While the genius and scale of Turner’s and Constable’s masterworks placed them beyond the reach of all but the wealthiest patrons – and are now almost entirely consigned to museums – they unleashed a large body of work by other British artists who adopted their subject and medium. So-called Romantic landscapes, some in oil but many in watercolour, took over the world of Victorian art. Much of it is on sale today.

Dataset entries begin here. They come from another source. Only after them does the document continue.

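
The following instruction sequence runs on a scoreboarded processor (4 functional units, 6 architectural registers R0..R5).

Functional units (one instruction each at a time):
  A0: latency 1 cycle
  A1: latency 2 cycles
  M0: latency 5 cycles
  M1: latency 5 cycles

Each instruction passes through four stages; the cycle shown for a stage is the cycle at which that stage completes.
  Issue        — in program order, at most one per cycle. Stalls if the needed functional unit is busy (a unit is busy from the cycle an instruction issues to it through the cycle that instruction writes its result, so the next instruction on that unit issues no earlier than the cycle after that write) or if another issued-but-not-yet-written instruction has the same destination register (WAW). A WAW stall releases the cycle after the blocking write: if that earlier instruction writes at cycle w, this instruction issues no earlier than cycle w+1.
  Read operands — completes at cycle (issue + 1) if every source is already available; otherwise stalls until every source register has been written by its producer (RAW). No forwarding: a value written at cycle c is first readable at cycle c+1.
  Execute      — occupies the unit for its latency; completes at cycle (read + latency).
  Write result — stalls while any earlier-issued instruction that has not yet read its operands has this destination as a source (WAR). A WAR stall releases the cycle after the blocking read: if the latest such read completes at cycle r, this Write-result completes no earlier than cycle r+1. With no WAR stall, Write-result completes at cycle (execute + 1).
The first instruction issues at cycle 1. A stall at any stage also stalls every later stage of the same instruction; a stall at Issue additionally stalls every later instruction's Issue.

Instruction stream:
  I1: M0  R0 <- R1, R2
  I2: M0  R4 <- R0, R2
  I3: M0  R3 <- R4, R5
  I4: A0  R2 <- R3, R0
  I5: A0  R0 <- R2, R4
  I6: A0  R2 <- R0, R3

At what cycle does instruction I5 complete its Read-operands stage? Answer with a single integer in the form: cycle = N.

cycle = 29

I1: IS=1 RO=2 EX=7 WR=8
I2: IS=9 RO=10 EX=15 WR=16  [struct: M0 busy until I1 writes@8]
I3: IS=17 RO=18 EX=23 WR=24  [struct: M0 busy until I2 writes@16]
I4: IS=18 RO=25 EX=26 WR=27  [RAW R3: wait I3 write@24]
I5: IS=28 RO=29 EX=30 WR=31  [struct: A0 busy until I4 writes@27]
I6: IS=32 RO=33 EX=34 WR=35  [struct: A0 busy until I5 writes@31]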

John Holmes, head of fine art at auctioneers Gorringe’s, describes a difficult market for the collector in this field. Too many Victorian landscapes, and there are many of them, are bland renderings of the land and figures in front of the artist’s easel. They can lack any emotional charge or imagination. Pieces from that period possessing the vision and power required to rank as true heirs to the Romantic ideals of Constable are rare.
A different view of the Romantic was developed by the Pre Raphaelites, inspired by medieval ‘romances’. Work in that style is also rare, for a different reason. Because of the demanding technical skill and historical knowledge invested in its production, the tradition had fewer practitioners. Illustrated here is an excellent example of the genre shortly to be auctioned by Gorringe’s (March 10), executed by one of that exclusive clan, Lucy Madox Brown, daughter of Ford Madox Ford, married to a Rossetti.

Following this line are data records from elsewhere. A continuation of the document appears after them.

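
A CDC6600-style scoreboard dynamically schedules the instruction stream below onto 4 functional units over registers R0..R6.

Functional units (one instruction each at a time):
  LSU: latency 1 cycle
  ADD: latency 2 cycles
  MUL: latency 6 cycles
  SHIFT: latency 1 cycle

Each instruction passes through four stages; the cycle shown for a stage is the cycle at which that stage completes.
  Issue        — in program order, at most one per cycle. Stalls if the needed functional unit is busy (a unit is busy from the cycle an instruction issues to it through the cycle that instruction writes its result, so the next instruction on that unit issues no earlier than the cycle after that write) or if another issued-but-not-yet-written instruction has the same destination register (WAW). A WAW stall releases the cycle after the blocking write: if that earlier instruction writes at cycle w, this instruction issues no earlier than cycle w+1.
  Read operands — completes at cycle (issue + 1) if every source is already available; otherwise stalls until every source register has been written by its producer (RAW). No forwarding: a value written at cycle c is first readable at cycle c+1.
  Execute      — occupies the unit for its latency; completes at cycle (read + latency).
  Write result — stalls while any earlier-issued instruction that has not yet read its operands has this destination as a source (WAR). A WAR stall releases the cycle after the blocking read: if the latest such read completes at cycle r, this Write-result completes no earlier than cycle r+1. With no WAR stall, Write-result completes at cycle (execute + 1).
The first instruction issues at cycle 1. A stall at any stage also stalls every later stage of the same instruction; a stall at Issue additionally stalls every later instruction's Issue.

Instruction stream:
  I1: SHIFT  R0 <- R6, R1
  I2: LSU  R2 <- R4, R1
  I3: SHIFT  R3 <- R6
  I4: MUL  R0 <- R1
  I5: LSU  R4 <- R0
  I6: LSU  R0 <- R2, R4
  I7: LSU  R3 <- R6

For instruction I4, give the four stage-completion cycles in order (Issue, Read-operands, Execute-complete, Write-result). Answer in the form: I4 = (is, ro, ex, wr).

[I1] 1/2/3/4
[I2] 2/3/4/5
[I3] 5/6/7/8  (struct: SHIFT busy until I1 writes@4)
[I4] 6/7/13/14
[I5] 7/15/16/17  (RAW R0: wait I4 write@14)
[I6] 18/19/20/21  (struct: LSU busy until I5 writes@17)
[I7] 22/23/24/25  (struct: LSU busy until I6 writes@21)

I4 = (6, 7, 13, 14)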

Some collectors turn to the accomplished work of post-modern contemporary artists maintaining the landscape tradition. Like Samuel Palmer (Shoreham, Kent), Constable himself (the Stour Valley), Graham Sutherland (the Gower Peninsula) and Paul Nash and Eric Ravilious (the South Downs), they identify with and immerse themselves in the special character of a particular location. A recent visit to London Art Fair has revealed two outstanding examples.

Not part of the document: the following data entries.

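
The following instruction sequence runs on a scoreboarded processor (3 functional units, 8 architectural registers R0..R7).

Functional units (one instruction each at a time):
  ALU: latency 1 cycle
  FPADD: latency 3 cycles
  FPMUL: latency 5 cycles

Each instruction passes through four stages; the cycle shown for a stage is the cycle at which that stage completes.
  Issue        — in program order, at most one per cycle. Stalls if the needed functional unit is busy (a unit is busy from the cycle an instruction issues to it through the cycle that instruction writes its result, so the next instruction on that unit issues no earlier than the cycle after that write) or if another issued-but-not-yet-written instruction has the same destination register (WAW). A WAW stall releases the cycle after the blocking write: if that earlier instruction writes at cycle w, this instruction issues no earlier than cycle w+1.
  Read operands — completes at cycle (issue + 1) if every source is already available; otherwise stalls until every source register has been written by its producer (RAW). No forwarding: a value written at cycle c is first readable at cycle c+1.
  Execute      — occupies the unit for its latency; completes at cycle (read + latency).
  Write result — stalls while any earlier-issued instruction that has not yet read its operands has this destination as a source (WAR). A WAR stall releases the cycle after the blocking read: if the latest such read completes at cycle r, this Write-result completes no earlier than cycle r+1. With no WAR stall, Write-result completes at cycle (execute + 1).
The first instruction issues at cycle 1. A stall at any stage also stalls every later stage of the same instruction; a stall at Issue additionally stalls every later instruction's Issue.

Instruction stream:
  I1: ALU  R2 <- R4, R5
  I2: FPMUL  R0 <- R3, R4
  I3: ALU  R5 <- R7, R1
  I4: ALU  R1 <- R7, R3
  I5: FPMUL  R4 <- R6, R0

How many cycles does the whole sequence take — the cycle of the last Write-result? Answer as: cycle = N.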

Andrew McIntosh (represented by James Freeman) can, among his other skills, render the Scottish landscape in the German Romantic manner of Caspar David Friedrich. But there is always a startling intrusion: a coppice of trees ablaze on the lake’s far bank, a dilapidated caravan (a favourite image) oddly placed, uncanny lights. In one image we see the archetypical tree, presented repeatedly in Turner’s and Constable’s landscapes, disturbingly set in bloodily veined roots. He revels in dissonances compelling constant re-assessment of the familiar.
Simon Palmer (represented by Portland Gallery) rarely leaves his native Yorkshire. Working in watercolour with ink and gouache he invests hills, dales, woodland and natural objects with poetry and mystery in the unaffected natural style advocated by Constable and, in his poetry, by Wordsworth. Roads and paths sinuously twist and turn, leading both eye and imagination out of the picture frame into another imagined space. Road signs (‘Give Way’) and road markings (‘Slow’) wittily intrude. There is nothing inert in this seemingly tranquil land.
Julian Bell, the admired Sussex artist and an esteemed art critic and author, also introduces modern elements into his landscapes, bringing the genre firmly into the 21st century. Bell, grandson of Vanessa Bell, is represented by Natasha O’Kane. Lucy Marks ROI literally follows in the footsteps of both Constable and Turner. She created a recent series painted in the exact locations Constable depicted on his working walks in the Sussex Downs. And Marks was recently chosen to respond to Turner’s Petworth Park: Tillington Church in the Distance with a piece which was hung alongside its inspiration in the Petworth House exhibition Turner’s Vision. Modern Romance? Look hard and you will find.